Perché le persone hanno visto nei nostri occhi il dolore, la lealtà, la dignità di chi ha combattuto e continuerà a combattere per loro: mentre gli italiani erano isolati in casa, noi abbiamo affrontato il mostro, lo abbiamo fronteggiato senza paura. Noi siamo quelli che si sono ammalati e hanno anche perso la vita per gli italiani. Forse qualcuno “nelle stanze del potere” ha commesso l’errore di sottovalutare il valore, il significato dei flash mob in un momento particolare come questo, sbotta De Palma. Ai signori della politica abbiamo dimostrato che un messaggio, anche solo da parte di cento di noi, con la nostra voce, può arrivare a migliaia e migliaia di chilometri di distanza. E lasciare il segno. Può unire migliaia e migliaia di anime.
Le nostre legittime rivendicazioni contrattuali, la richiesta di un trattamento economico consono all’impegno profuso sul campo ben prima del Covid (i nostri sono tra gli stipendi più bassi d’Europa), e poi ancora il riconoscimento della malattia professionale, l’adeguamento degli organici, l’aggiornamento e la formazione, senza dimenticare i ruoli chiave per l’immediato futuro come quello dell’infermiere di famiglia e ancora l’impegno per fermare sul nascere la violenza e le aggressioni negli ospedali ai nostri danni: queste sono solo alcune delle ragioni che spingono gli infermieri a scendere in strada. Peraltro, le nostre richieste coincidono in maniera speculare con l’elenco di richieste che la FNOPI (Federazione Ordini Professioni Infermieristiche) ha indirizzato al Governo pochi giorni fa: quindi siamo convinti di poter contare anche sul loro sostegno.
E se le cose continueranno così la situazione non potrà che peggiorare, perchè siamo consapevoli che stiamo portando avanti una battaglia di civiltà che non ha confini.
“Armati” di megafoni e striscioni abbiamo fatto parlare il cuore.

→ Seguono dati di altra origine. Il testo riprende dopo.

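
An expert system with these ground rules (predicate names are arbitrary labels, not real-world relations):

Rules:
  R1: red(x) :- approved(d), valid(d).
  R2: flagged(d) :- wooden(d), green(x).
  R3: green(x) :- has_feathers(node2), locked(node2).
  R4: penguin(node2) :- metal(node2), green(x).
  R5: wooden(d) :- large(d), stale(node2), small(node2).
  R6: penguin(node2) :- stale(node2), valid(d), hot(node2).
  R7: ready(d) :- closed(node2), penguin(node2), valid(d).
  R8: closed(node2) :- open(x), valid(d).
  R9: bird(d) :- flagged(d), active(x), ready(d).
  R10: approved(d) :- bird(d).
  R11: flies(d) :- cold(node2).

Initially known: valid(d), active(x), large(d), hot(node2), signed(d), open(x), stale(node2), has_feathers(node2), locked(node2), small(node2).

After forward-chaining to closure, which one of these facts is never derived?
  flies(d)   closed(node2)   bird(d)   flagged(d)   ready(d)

Round 1 — R3, R5, R6, R8, derive green(x), wooden(d), penguin(node2), closed(node2).
Round 2 — R2, R7, derive flagged(d), ready(d).
Round 3 — R9, derive bird(d).
Round 4 — R10, derive approved(d).
Round 5 — R1, derive red(x).
Derived: bird(d) (round 3), closed(node2) (round 1), ready(d) (round 2), flagged(d) (round 2). flies(d) never appears in any round.

flies(d)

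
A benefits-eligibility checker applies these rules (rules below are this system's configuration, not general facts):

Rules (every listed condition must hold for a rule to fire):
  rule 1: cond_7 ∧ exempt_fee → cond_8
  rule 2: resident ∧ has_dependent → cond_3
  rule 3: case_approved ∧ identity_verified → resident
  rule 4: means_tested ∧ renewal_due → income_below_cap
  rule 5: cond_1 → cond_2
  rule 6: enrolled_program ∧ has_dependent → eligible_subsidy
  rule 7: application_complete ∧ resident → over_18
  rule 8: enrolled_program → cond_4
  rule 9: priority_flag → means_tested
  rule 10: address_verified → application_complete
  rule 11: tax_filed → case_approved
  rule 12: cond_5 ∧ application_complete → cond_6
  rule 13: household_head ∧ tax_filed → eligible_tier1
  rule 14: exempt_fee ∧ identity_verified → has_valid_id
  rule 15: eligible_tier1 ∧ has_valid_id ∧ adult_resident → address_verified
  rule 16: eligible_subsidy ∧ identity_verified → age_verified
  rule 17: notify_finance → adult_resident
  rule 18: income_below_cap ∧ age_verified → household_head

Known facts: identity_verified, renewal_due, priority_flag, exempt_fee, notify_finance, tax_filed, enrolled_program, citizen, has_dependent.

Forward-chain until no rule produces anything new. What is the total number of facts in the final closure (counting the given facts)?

24

Round 1: rule 6 [enrolled_program ∧ has_dependent → eligible_subsidy]; rule 8 [enrolled_program → cond_4]; rule 9 [priority_flag → means_tested]; rule 11 [tax_filed → case_approved]; rule 14 [exempt_fee ∧ identity_verified → has_valid_id]; rule 17 [notify_finance → adult_resident]. New: eligible_subsidy, cond_4, means_tested, case_approved, has_valid_id, adult_resident.
Round 2: rule 3 [case_approved ∧ identity_verified → resident]; rule 4 [means_tested ∧ renewal_due → income_below_cap]; rule 16 [eligible_subsidy ∧ identity_verified → age_verified]. New: resident, income_below_cap, age_verified.
Round 3: rule 2 [resident ∧ has_dependent → cond_3]; rule 18 [income_below_cap ∧ age_verified → household_head]. New: cond_3, household_head.
Round 4: rule 13 [household_head ∧ tax_filed → eligible_tier1]. New: eligible_tier1.
Round 5: rule 15 [eligible_tier1 ∧ has_valid_id ∧ adult_resident → address_verified]. New: address_verified.
Round 6: rule 10 [address_verified → application_complete]. New: application_complete.
Round 7: rule 7 [application_complete ∧ resident → over_18]. New: over_18.
Closure: {address_verified, adult_resident, age_verified, application_complete, case_approved, citizen, cond_3, cond_4, eligible_subsidy, eligible_tier1, enrolled_program, exempt_fee, has_dependent, has_valid_id, household_head, identity_verified, income_below_cap, means_tested, notify_finance, over_18, priority_flag, renewal_due, resident, tax_filed} — 24 facts.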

Non dimenticherò il volto di quella signora a Genova, il suo sguardo dolce ed accogliente mentre ci porgeva i suoi fiori rossi e il senso di profonda fiducia che le si leggeva negli occhi. Così come sarà bello ricordare la voce della nonna di Ravenna, che ha voluto a tutti i costi prendere il megafono per rivolgersi direttamente al Prefetto, chiedendo rispetto per gli infermieri. Ecco, sono loro che danno un senso alla nostra vita professionale ed è anche per loro che noi infermieri non smetteremo mai di lottare. I cartelloni tra le mani dei colleghi durante i flash mob lo dicono chiaramente: “Vogliamo rispetto e lo vogliamo adesso”, chiosa De Palma.